Ma quello che fa pensare è l’atteggiamento di Bezos: cos’è un risparmio di 100 milioni ì(quello ottenuto con il licenziamento dei giornalisti) per una persona che ne ha spesi 500 per il suo matrimonio a Venezia?
È l’atteggiamento comune a tutti questi super miliardari che guidano imprese con fatturati degni di un Pil di un Paese medio: deboli con i forti e forti con i deboli.

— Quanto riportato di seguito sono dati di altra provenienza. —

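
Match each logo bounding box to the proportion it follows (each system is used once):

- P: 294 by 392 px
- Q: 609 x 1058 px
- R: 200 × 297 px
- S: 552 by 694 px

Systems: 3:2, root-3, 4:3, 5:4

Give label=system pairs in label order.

P=4:3, Q=root-3, R=3:2, S=5:4

Ratios: P ≈ 1.333; Q ≈ 1.737; R ≈ 1.485; S ≈ 1.257.
Targets: 3:2 ≈ 1.500; root-3 ≈ 1.732; 4:3 ≈ 1.333; 5:4 ≈ 1.250.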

Tutti loro hanno mostrato ben poca dignità prostrandosi davanti a quel Trump che avevano prima criticato e comportandosi in modo da solleticarne la vanità e mostrarsi così più realisti del re.
È il trionfo del liberismo: quel modo di agire che ben poco ha a vedere con il liberalismo e che predica la legge della giungla: vinca il migliore, spesso il più furbo, il più forte o spesso il più fuorilegge.
Cosa desiderano in fondo questi uomini, affrancati da qualsiasi costrizione, liberati da ogni necessità, che hanno già tutto ciò che vogliono?: soldi, sesso, potere, in un sistema che perdipiù gli garantisce mille modi per accrescere all’infinito le loro risorse e le loro possibilità, che permette loro di violare gran parte delle norme sociali, fiscali e penali valide per tutti gli altri, senza che nessuno osi nemmeno denunciarli?
Hanno sempre più soldi, sempre più potere, ma alla fine perdono sempre più dignità e rispetto umano, come il caso Epstein (in cui quasi tutti loro erano coinvolti) insegna.